I won't dispute that any of those things is true. But voting usually feels like taking a sugar pill. It changes nothing but what's inside you: sugar. I have voted in four presidential elections, each in a different state, and none of those states has switched its allegiance in the Electoral College since 1964 - not even close.
The Electoral College, by the way, might have had some use back when the United States was setting up county seats within a day's buggy distance of each other, but we don't ride buggies to court anymore. For now the only way around it, short of temporarily changing residency, is to swap your vote, on your honor, with somebody in a swing state who wouldn't mind seeing your candidate win but wants to register a vote for a fringe candidate. You can do that this year if you're voting liberal by logging on to www.votepair.org. I'm not aware of a conservative counterpart in this election, but it would be nice to see one emerge. If we're to continue believing that voting is sacred, every vote should count.
I asked a friend down south why she votes and whether it isn't just to take a protest stand, given that her state typically - always - disagrees with her. She said no, she feels wonderful every time she walks into a polling station and enunciates the three words of her name to be sure that the officers know who she is and that no impostors have voted in her place. She said that even before the Florida debacle of 2000, and before she knew what a chad was, she inspected them carefully to make sure they were punched out entirely, and in the right spot. She said voting is exhilarating and she wishes she could do it more often.

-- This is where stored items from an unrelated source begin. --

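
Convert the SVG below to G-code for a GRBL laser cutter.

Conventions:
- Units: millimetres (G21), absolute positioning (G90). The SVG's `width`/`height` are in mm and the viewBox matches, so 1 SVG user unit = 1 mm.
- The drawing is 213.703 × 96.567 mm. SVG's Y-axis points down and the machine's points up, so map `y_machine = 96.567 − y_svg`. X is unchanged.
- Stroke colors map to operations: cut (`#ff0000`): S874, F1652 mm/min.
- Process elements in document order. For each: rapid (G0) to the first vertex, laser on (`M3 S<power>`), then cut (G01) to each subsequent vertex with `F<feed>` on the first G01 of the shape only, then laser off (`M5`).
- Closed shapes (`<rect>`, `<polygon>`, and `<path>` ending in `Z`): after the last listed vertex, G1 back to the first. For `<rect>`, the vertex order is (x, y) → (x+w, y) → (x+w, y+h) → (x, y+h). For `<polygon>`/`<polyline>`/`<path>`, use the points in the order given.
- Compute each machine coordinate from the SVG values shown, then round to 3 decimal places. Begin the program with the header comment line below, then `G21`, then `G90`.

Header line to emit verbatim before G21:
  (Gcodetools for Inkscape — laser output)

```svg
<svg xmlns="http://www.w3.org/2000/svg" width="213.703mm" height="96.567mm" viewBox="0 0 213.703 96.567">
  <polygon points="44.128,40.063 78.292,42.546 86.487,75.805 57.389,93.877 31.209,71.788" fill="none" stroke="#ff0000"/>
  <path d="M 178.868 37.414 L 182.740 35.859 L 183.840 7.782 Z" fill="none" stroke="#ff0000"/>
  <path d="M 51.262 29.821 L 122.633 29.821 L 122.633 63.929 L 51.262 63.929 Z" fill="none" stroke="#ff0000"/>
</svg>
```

1 u = 1 mm; y_m = 96.567 − y.

[1] `<polygon>` regular polygon, #ff0000→cut S874 F1652: (44.128,56.504) → (78.292,54.021) → (86.487,20.762) → (57.389,2.690) → (31.209,24.779) → (44.128,56.504) (closed)

[2] `<path>` closed polygon, #ff0000→cut S874 F1652: (178.868,59.153) → (182.740,60.708) → (183.840,88.785) → (178.868,59.153) (closed)

[3] `<path>` rectangle, #ff0000→cut S874 F1652: (51.262,66.746) → (122.633,66.746) → (122.633,32.638) → (51.262,32.638) → (51.262,66.746) (closed)

(Gcodetools for Inkscape — laser output)
G21
G90
G0 X44.128 Y56.504
M3 S874
G01 X78.292 Y54.021 F1652
G01 X86.487 Y20.762
G01 X57.389 Y2.690
G01 X31.209 Y24.779
G01 X44.128 Y56.504
M5
G0 X178.868 Y59.153
M3 S874
G01 X182.740 Y60.708 F1652
G01 X183.840 Y88.785
G01 X178.868 Y59.153
M5
G0 X51.262 Y66.746
M3 S874
G01 X122.633 Y66.746 F1652
G01 X122.633 Y32.638
G01 X51.262 Y32.638
G01 X51.262 Y66.746
M5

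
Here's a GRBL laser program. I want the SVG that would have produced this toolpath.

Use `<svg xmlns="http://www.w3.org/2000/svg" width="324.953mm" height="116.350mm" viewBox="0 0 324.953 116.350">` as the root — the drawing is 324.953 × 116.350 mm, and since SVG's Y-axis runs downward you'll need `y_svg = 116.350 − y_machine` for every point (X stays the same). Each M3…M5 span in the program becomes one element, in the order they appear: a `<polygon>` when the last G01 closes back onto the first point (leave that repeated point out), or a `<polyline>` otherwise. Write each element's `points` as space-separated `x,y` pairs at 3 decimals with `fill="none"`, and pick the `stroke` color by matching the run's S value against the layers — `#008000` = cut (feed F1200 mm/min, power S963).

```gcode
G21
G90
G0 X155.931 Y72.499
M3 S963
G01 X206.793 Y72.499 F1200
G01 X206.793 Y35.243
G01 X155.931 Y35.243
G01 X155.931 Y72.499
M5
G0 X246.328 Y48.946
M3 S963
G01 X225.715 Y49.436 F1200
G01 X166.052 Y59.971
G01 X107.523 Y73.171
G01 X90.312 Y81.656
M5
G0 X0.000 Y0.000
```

<svg xmlns="http://www.w3.org/2000/svg" width="324.953mm" height="116.350mm" viewBox="0 0 324.953 116.350">
  <polygon points="155.931,43.851 206.793,43.851 206.793,81.107 155.931,81.107" fill="none" stroke="#008000"/>
  <polyline points="246.328,67.404 225.715,66.914 166.052,56.379 107.523,43.179 90.312,34.694" fill="none" stroke="#008000"/>
</svg>

y_svg = 116.350 − y_m. Every run uses S963, so all elements get stroke `#008000` (cut).

[1] closed run; points: 155.931,43.851 206.793,43.851 206.793,81.107 155.931,81.107

[2] open run; points: 246.328,67.404 225.715,66.914 166.052,56.379 107.523,43.179 90.312,34.694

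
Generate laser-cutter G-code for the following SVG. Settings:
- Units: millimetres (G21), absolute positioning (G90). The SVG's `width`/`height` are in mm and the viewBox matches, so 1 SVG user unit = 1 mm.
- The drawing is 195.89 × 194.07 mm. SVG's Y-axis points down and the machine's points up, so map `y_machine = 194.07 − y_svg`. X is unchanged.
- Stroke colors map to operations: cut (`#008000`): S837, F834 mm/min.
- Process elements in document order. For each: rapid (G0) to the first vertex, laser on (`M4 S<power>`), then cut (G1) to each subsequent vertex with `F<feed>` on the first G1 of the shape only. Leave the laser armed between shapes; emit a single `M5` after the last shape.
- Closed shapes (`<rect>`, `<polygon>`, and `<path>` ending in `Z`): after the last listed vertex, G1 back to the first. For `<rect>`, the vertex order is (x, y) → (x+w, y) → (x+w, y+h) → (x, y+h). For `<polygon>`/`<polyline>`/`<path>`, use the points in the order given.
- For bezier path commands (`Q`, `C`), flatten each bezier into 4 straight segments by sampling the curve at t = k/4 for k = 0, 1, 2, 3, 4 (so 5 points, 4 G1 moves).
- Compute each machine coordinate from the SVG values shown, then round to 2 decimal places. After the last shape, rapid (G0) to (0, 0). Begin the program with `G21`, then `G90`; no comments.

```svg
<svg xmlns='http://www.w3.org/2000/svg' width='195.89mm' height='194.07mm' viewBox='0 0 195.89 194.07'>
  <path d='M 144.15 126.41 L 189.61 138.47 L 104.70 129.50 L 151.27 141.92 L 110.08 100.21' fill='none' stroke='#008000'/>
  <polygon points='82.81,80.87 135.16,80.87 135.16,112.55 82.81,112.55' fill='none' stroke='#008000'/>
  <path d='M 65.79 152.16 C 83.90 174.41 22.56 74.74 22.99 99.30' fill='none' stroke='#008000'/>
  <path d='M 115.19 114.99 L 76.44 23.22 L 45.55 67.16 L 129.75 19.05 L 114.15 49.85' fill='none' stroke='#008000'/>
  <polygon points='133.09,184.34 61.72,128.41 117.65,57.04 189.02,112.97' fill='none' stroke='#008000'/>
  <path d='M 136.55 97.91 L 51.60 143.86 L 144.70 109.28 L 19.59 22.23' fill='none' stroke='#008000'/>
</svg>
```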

I was about to say something sarcastic when she added that, beyond the presidential election, she'd be voting on a proposed gay marriage prohibition, and that it was going to be a close call. I stopped pretending that voting was silly. That's a matter of conscience, no matter which side you're on. So is Alaska's marijuana initiative. So was the ballot question about building a new high school. And so is, I suppose, a presidential election in which no Alaskan's vote will really count.
I'll vote on Nov. 2, moments after I brush my teeth.